On X, Makis went further still, effectively blaming Rayner herself and claiming that she had been bribed to testify.138

If, on the other hand, she truly retracted her accusations, then much of the rest is noise. It is the rewriting of that original story that sent him down his endless trail of lawsuits.

I therefore asked Viliam Makis, twenty-four hours before the publication of this article, whether he had any proof that Sarah Rayner had in fact retracted her statements. Had he produced such proof, this article would, of course, never have been published.

I had to use an alternate account, as he had blocked my main X account in December 2024, after I had uncovered that he was already earning $45,000 a month from Substack while claiming to be destitute.139

Makis first ignored my question. Then, when Lyndsey House took notice of my post and challenged him further, Makis went full DARVO on her and immediately deleted his original post about Sarah Rayner.

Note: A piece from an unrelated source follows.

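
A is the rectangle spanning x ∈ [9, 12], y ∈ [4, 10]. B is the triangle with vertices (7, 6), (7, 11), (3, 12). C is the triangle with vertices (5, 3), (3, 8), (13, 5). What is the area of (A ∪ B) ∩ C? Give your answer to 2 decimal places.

4.39

|A ∪ B| = 28.
|(A ∪ B) ∩ C| = 4.39.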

The post, of course, had already been archived, which means that anyone who pastes the original post URL into a browser can judge for himself how peaceful Viliam’s conscience really is…

I therefore take it that Makis will not be producing this crucial evidence that Sarah Rayner “lied and retracted her statement,” but rather that he was, once again, lying, blame-shifting, and casting himself as the victim.